A recent report from the Centre for Cities paints a concerning picture of economic disparities across the UK, revealing that the average person in the country has lost out on £10,200 since 2010. However, what makes this study particularly striking is the focus on Aberdeen, a city that has experienced a staggering £45,000 decline in average income over the past decade. This decline, attributed to the city's over-reliance on the fossil fuel industry, serves as a poignant example of the potential risks associated with depending on primary products.

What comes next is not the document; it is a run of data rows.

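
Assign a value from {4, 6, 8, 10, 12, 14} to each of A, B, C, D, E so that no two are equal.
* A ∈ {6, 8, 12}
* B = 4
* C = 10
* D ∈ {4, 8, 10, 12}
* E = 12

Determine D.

B must be 4 (only option left). Eliminate 4 elsewhere: D.
C has just one choice, so C = 10. Remove 10 from D.
E must be 12 (only option left). So A, D can't be 12.
So D = 8.

8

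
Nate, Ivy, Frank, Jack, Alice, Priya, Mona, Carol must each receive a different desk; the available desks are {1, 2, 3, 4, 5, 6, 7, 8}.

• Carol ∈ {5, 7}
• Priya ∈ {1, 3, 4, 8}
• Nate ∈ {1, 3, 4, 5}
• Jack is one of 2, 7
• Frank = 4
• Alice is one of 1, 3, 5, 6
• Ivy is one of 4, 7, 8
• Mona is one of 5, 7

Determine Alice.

Frank must be 4 (only option left). Remove 4 from Nate, Ivy, Priya.
The 7 still-open variables draw from only 7 values {1, 2, 3, 5, 6, 7, 8}, so each is used; only Jack can be 2, hence Jack = 2.
The 6 still-open variables together cover exactly {1, 3, 5, 6, 7, 8} — 6 values for 6 variables — and 6 appears only in Alice's list, so Alice = 6.

6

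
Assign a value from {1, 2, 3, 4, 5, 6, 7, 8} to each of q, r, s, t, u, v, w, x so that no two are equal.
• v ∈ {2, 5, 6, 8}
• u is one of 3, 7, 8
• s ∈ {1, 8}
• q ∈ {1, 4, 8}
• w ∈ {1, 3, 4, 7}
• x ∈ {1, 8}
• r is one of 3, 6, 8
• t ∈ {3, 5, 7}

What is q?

The 8 variables draw from only 8 values {1, 2, 3, 4, 5, 6, 7, 8}, so each is used; only v can be 2, hence v = 2.
Among the 7 still-open variables, 5 fits only t (and all 7 values in {1, 3, 4, 5, 6, 7, 8} must be used), so t = 5.
The 6 still-open variables together cover exactly {1, 3, 4, 6, 7, 8} — 6 values for 6 variables — and 6 appears only in r's list, so r = 6.
s and x between them cover only {1, 8} — a naked pair. Remove those values from q, u, w.
So q = 4.

4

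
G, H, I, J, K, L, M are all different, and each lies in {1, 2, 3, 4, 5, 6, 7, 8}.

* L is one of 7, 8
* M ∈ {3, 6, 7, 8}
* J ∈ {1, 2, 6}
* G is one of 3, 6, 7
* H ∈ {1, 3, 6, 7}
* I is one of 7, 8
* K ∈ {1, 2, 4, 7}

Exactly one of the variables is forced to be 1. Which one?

The 7 variables draw from only 7 values {1, 2, 3, 4, 6, 7, 8}, so each is used; only K can be 4, hence K = 4.
The 6 still-open variables together cover exactly {1, 2, 3, 6, 7, 8} — 6 values for 6 variables — and 2 appears only in J's list, so J = 2.
The 5 still-open variables together cover exactly {1, 3, 6, 7, 8} — 5 values for 5 variables — and 1 appears only in H's list, so H = 1.

H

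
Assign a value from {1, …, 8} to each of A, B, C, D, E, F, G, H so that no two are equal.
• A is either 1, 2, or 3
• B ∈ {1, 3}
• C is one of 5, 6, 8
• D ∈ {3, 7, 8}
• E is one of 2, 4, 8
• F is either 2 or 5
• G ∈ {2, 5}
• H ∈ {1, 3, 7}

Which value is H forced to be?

Among the 8 variables, 4 fits only E (and all 8 values in {1, 2, 3, 4, 5, 6, 7, 8} must be used), so E = 4.
The 7 still-open variables draw from only 7 values {1, 2, 3, 5, 6, 7, 8}, so each is used; only C can be 6, hence C = 6.
Among the 6 still-open variables, 8 fits only D (and all 6 values in {1, 2, 3, 5, 7, 8} must be used), so D = 8.
Among the 5 still-open variables, 7 fits only H (and all 5 values in {1, 2, 3, 5, 7} must be used), so H = 7.

7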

Why was Aberdeen so impacted by the poor growth performance in the UK? A reason for the shortfall in disposable income is its overreliance on primary products, whose prices are highly volatile by nature. This price volatility is often driven by changes in global demand, or geopolitical events. In Aberdeen’s case, it was the former. Following the US shale oil revolution, global demand for oil and gas shifted away from the city, where a third of jobs were in its export base in the 2000s. As the energy sector faced challenges, approximately 9,000 jobs in areas connected to oil and gas were lost. This not only impacted the individuals directly employed in the sector but also had ripple effects on other parts of the economy.
Additionally, this spurred a negative multiplier effect, i.e. when an initial withdrawal or leakage of spending from the circular flow leads to knock-on effects and a bigger final drop in real GDP. For instance, the city experienced a significant 30% drop in retail jobs, compared to the 6% downturn nationally. The geographical effects of the negative multiplier are made even more prominent when we consider the data.
The Centre for Cities' report emphasises that the economic struggles are not unique to Aberdeen. The overall weak economic growth in the UK since 2010 has left people with £10,200 less, on average, to spend or save. However, variations in the size of this shortfall exist among different towns and cities. Burnley, for example, experienced an average loss of £28,090 per person, illustrating the nuanced impact of economic trends on diverse regions. People in Cambridge and Milton Keynes were also made worse off by about £21,000.
Considering the last decade, one may also comment on the rise of geographical disparities when it comes to employment. While most cities and large towns have witnessed substantial employment growth since 2010, the most significant surge has occurred in London. Consequently, an even larger proportion of jobs is concentrated in and around the capital.
The increased influx of people into London - and the associated increase in the size of the UK workforce - has resulted in a more substantial rise in households' disposable income compared to other regions. However, this increase remains notably lower than it would have been if living standards had continued their pre-2010 trajectory.
Despite the disparities in employment and income, the report highlights that poor productivity growth has hindered wage increases across the board. This challenge is evident not only in cutting-edge innovation hubs but also in northern cities grappling with persistently high levels of deprivation.
So, are we set to continue to lose money? The UK government should take note of the lessons learned from Aberdeen's downturn as it navigates its economic policies, especially with regard to the energy sector. The current strategy has drawn attention as it is centred on spurring the exploration of oil and gas in the North Sea. Nevertheless, economists advise against making excessive investments in past industries, which they refer to as "sunset industries."
The economic downturn in Aberdeen is a sobering reminder of the value of economic diversity and adaptation for all of us, particularly for young people who are ready to make decisions regarding their careers. Comprehending fundamental economic principles such as the negative multiplier effect enhances our understanding of the interdependence of diverse industries and the potential consequences of excessive dependence on one industry. Learning from Aberdeen's experience and actively pursuing sustainable, diverse economic pathways that can survive the pressures of a constantly shifting global marketplace is critical as the UK navigates its economic transformation.